4. The method of claim 1, wherein designing the target-specific oligonucleotide probe further comprises:

a) identifying the at least one non-target nucleotide sequence that is homologous to the complement of the probe sequence; and

b) deleting or substituting at least one nucleotide in a region of the target specific oligonucleotide probe that is complementary to a region of the non-target nucleotide sequence that has the highest homology to the target nucleotide sequence to form a first modified target-specific oligonucleotide probe having a computed Tm to the at least one non-target nucleotide sequence that is the same or lower than the computed Tm of first modified target-specific oligonucleotide probe to the target nucleotide sequence.

5. The method of claim 4, further comprising:

c) identifying a second non-target nucleotide sequence that has the second most homology to the target nucleotide sequence; and

d) modifying the first modified target-specific oligonucleotide probe by substituting or deleting at least one nucleotide in the sequence that is complementary to a region of the second non-target nucleotide sequence that has the second most homology to target nucleotide sequence to form a second modified probe having a computed Tm to the second non-target nucleotide sequence that is the same or lower than the computed Tm of the second modified probe to the target nucleotide sequence.

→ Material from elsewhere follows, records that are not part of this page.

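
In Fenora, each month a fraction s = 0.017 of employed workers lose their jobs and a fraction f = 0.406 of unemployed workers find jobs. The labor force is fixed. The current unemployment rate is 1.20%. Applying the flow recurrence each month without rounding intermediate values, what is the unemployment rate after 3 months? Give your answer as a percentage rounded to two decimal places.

With a fixed labor force, u_{t+1} = u_t + s·(1−u_t) − f·u_t = u_t·(1−s−f) + s.
Here 1−s−f = 0.577 and s = 0.017.
u_1 = 0.012000 × 0.577 + 0.017 = 0.023924.
u_2 = 0.023924 × 0.577 + 0.017 = 0.030804.
u_3 = 0.030804 × 0.577 + 0.017 = 0.034774.

Unemployment rate after three months ≈ 3.48%.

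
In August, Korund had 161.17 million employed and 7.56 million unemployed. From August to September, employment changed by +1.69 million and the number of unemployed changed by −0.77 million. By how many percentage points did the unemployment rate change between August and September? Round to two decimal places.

August: labor force = 161.17 + 7.56 = 168.73; u = 7.56/168.73 = 4.48%.
September: labor force = 162.86 + 6.79 = 169.65; u = 6.79/169.65 = 4.00%.
Change = 4.00% − 4.48% = −0.48 pp.

The unemployment rate changed by −0.48 percentage points.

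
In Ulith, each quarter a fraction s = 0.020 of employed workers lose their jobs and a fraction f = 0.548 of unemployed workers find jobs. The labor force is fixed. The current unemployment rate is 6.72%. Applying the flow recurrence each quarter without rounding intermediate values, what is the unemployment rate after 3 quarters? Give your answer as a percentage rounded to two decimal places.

With a fixed labor force, u_{t+1} = u_t + s·(1−u_t) − f·u_t = u_t·(1−s−f) + s.
Here 1−s−f = 0.432 and s = 0.020.
u_1 = 0.067200 × 0.432 + 0.020 = 0.049030.
u_2 = 0.049030 × 0.432 + 0.020 = 0.041181.
u_3 = 0.041181 × 0.432 + 0.020 = 0.037790.

Unemployment rate after three quarters ≈ 3.78%.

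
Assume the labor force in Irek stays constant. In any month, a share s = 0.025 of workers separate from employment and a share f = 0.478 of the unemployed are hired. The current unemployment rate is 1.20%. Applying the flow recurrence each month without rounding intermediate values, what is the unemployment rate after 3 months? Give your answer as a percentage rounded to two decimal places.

With a fixed labor force, u_{t+1} = u_t + s·(1−u_t) − f·u_t = u_t·(1−s−f) + s.
Here 1−s−f = 0.497 and s = 0.025.
u_1 = 0.012000 × 0.497 + 0.025 = 0.030964.
u_2 = 0.030964 × 0.497 + 0.025 = 0.040389.
u_3 = 0.040389 × 0.497 + 0.025 = 0.045073.

Unemployment rate after three months ≈ 4.51%.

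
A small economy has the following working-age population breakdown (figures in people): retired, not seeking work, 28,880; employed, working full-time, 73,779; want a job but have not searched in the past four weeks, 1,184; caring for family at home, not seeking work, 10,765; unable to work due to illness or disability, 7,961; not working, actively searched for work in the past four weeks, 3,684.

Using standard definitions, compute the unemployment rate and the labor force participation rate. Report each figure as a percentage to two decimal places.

Unemployment rate ≈ 4.76%; labor force participation rate ≈ 61.36%.

Employed = 73,779.
Unemployed = 3,684.
Labor force = 73,779 + 3,684 = 77,463.
Not in labor force = 28,880 + 1,184 + 10,765 + 7,961 = 48,790 (those not working and not actively searching are outside the labor force — including those who want a job but have given up searching).
Civilian working-age population = 77,463 + 48,790 = 126,253.
Unemployment rate = 3,684 / 77,463 = 4.76%.
Labor force participation rate = 77,463 / 126,253 = 61.36%.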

6. A method of claim 4, further comprising:

a) identifying at least one homologous nucleotide sequence to the first modified target-specific oligonucleotide probe and identifying a second non-target nucleotide sequence that has the most homology to the complement of the first modified target-specific oligonucleotide probe; and

b) modifying the first modified target-specific oligonucleotide probe by substituting or deleting at least one nucleotide in the sequence of the first modified probe that is complementary to a region of the second non-target sequence that has the most homology to the complement of the first modified target specific oligonucleotide probe to form a second modified probe having a computed Tm to the second non-target nucleotide sequence the same or lower than that of the computed Tm of the second modified probe to the target nucleotide sequence.

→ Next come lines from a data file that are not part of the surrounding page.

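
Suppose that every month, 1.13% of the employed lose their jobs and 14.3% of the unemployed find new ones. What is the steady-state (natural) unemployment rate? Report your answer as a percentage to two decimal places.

At steady state the flows balance: s·E = f·U, so U/(E+U) = s/(s+f).
u* = 1.13 / (1.13 + 14.3) = 1.13 / 15.43 = 7.32%.

Steady-state unemployment rate ≈ 7.32%.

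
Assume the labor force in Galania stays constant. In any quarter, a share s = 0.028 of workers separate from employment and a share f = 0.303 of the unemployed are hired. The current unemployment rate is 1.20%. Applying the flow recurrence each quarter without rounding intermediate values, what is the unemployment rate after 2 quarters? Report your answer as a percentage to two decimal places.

Unemployment rate after two quarters ≈ 5.21%.

With a fixed labor force, u_{t+1} = u_t + s·(1−u_t) − f·u_t = u_t·(1−s−f) + s.
Here 1−s−f = 0.669 and s = 0.028.
u_1 = 0.012000 × 0.669 + 0.028 = 0.036028.
u_2 = 0.036028 × 0.669 + 0.028 = 0.052103.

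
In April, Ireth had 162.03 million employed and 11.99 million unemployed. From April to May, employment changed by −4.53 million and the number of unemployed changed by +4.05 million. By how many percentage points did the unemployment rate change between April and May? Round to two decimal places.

The unemployment rate changed by +2.35 percentage points.

April: labor force = 162.03 + 11.99 = 174.02; u = 11.99/174.02 = 6.89%.
May: labor force = 157.50 + 16.04 = 173.54; u = 16.04/173.54 = 9.24%.
Change = 9.24% − 6.89% = +2.35 pp.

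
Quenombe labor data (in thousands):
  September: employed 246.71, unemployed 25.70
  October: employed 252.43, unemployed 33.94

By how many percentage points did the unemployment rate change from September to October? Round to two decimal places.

September: labor force = 246.71 + 25.70 = 272.41; u = 25.70/272.41 = 9.43%.
October: labor force = 252.43 + 33.94 = 286.37; u = 33.94/286.37 = 11.85%.
Change = 11.85% − 9.43% = +2.42 pp.

The unemployment rate changed by +2.42 percentage points.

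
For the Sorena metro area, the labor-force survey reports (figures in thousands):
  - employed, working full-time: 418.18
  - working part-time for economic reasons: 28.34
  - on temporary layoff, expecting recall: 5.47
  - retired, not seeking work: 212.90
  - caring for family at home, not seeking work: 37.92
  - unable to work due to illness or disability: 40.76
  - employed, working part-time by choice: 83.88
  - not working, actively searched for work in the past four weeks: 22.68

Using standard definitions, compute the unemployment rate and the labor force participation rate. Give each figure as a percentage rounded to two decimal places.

Employed = 418.18 + 28.34 + 83.88 = 530.40 thousand (anyone who worked, including part-time for economic reasons, counts as employed).
Unemployed = 5.47 + 22.68 = 28.15 thousand (jobless and actively searching, or on temporary layoff).
Labor force = 530.40 + 28.15 = 558.55 thousand.
Not in labor force = 212.90 + 37.92 + 40.76 = 291.58 thousand (those not working and not actively searching are outside the labor force).
Civilian working-age population = 558.55 + 291.58 = 850.13 thousand.
Unemployment rate = 28.15 / 558.55 = 5.04%.
Labor force participation rate = 558.55 / 850.13 = 65.70%.

Unemployment rate ≈ 5.04%; labor force participation rate ≈ 65.70%.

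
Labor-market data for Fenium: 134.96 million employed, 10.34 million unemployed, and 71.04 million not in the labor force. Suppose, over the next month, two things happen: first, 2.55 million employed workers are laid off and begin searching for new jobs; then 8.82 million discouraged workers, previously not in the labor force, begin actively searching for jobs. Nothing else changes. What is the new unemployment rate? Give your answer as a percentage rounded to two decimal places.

New unemployment rate ≈ 14.09%.

Initially, labor force = 134.96 + 10.34 = 145.30 million, so u = 10.34/145.30 = 7.12%.
After the first change, employed falls and unemployed rises by 2.55; labor force unchanged → E = 132.41, U = 12.89, labor force = 145.30 million.
After the second change, unemployed and labor force both rise by 8.82 → E = 132.41, U = 21.71, labor force = 154.12 million.
New unemployment rate = 21.71 / 154.12 = 14.09%.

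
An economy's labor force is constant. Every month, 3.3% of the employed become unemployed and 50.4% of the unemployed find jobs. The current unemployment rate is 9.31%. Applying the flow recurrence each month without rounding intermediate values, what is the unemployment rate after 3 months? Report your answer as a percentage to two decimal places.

With a fixed labor force, u_{t+1} = u_t + s·(1−u_t) − f·u_t = u_t·(1−s−f) + s.
Here 1−s−f = 0.463 and s = 0.033.
u_1 = 0.093100 × 0.463 + 0.033 = 0.076105.
u_2 = 0.076105 × 0.463 + 0.033 = 0.068237.
u_3 = 0.068237 × 0.463 + 0.033 = 0.064594.

Unemployment rate after three months ≈ 6.46%.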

7. The method of claim 1, wherein the target-specific oligonucleotide probe is complementary to the target nucleotide sequence and at least two other non-target nucleotide sequences.

8. The method of claim 1, wherein at least one nucleotide is deleted.

9. The method of claim 1, wherein at least one nucleotide is substituted.

10. The method of claim 1, wherein the target-specific oligonucleotide probe is at least 25 nucleotides long.

11. The method of claim 7, wherein the target nucleotide sequence and the at least two other non-target nucleotide sequences have at least 80% homology over at least 25 nucleotides.

12. The method of claim 1, wherein steps a) and b) are repeated until a computed Tm of the modified target-specific oligonucleotide probe to at least one of the non-target sequences has a decrease in computed Tm of at least 1° C.

13. The method of claim 1, wherein the region of the non-target sequence that has the most sequence homology to the target sequence has a % GC content of at least 40%.

14. The method of claim 13, wherein at least one nucleotide is substituted to in the target-specific oligonucleotide probe to eliminate a GC pair.

15. The method of claim 1, wherein at least one nucleotide that is modified is located in the middle of the region of target-specific oligonucleotide probe that is complementary to the region of most homology between the target and non-target sequence.